WFD Nigeria and NILDS
Political parties are the building blocks of any elective democracy in that they define the pathways for mobilising and canvassing for votes as well as serve as focal points for engaging on governance. As pivotal as the place of political parties in a democracy are, Nigeria's experience with party organising has been one of mixed results, with particular concerns about the exclusion of women, young people, and persons with disabilities.
This study examines the degree of inclusivity of political parties in Nigeria against the backdrop of perceived unfulfilled potential that responds to women, young people, and persons with disabilities who want to engage in politics. Its significance rests in the understanding that political parties are about the only institution of democracy in Nigeria that have not witnessed significant development since the return to democracy in 1999. Indeed, the near stalled state of their development has become a source of concern in the face of the urgency for democratic dividends.

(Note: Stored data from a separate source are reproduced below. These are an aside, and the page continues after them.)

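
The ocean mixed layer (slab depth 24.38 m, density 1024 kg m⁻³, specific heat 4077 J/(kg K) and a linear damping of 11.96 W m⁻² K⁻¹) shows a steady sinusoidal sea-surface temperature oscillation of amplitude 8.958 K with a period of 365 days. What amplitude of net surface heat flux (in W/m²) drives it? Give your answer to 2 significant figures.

210

Areal heat capacity C = ρ c_p D = 1024 × 4077 × 24.38 = 1.02×10^8 J m⁻² K⁻¹.
ω = 2π / 3.15×10^7 s = 1.99×10^-7 s⁻¹.
√((Cω)² + λ²) = √((20.3)² + 11.96²) = 23.5 W/(m²·K).
F₀ = A × √((Cω)²+λ²) = 8.958 × 23.5 = 211 W/m².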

The study appraises the 18 political parties that competed for votes in the 2023 general elections in Nigeria to determine the extent to which their activities have facilitated inclusion among their members, using a survey administered in 12 selected states across the six geopolitical zones (two per geopolitical zone) and key informant interviews (KIIs) in the party headquarters in Abuja.
The findings reveal that while all the political parties may seem highly inclusive on paper, notably in terms of processes, provisions and opportunities for women, young people, and persons with disabilities, the reality isto the contrary. There is a lack of evidence that many of the parties have comprehensive membership registers, nor one with disaggregated social characteristics, such as women, young people, and persons with disabilities. Some of the parties have well-articulated and crafted provisions for these underrepresented groups in their constitutions and manifestos, but there is very limited evidence to suggest that they are consciously implemented. It is claimed that equal opportunities exist for all party members, including freedom to aspire to any leadership position in the parties, seeking nomination for elective positions, and accessing political appointment on the strength of membership of a political party. However, the reality is that members who enjoy such opportunities are relatively few, especially when compared to the number of positions competed for and taken by the three aforementioned groupings.
The study also reveals that, although party membership may be a prerequisite to aspire and access leadership in political parties, nomination tickets and political appointments, other factors such as the right connections and informal networks of influence often skew the process. Rather than actively supporting these three unrepresented groups, parties often find it difficult to change the status quo, and as a result risk losing out on powerful voices from within these groups. Only a few women have climbed the ladder of political influence in political parties, with limited impact in turn on the further promotion of women participation in politics. This is mirrored in the case of young people, with factors of affluence and personal ambition often leading to identification with party elders to the neglect of their peers. . The prominence of persons with disabilities is usually lower, given the small percentage of representation in the overall party membership, hardly being recognised beyond the face of the National Persons with Disabilities Leader. Overall, the skewed practices within political parties has had a neutralising impact on how individuals and groups can mobilise, influence and achieve representation, as well as agency, for themselves and these underrepresented groups.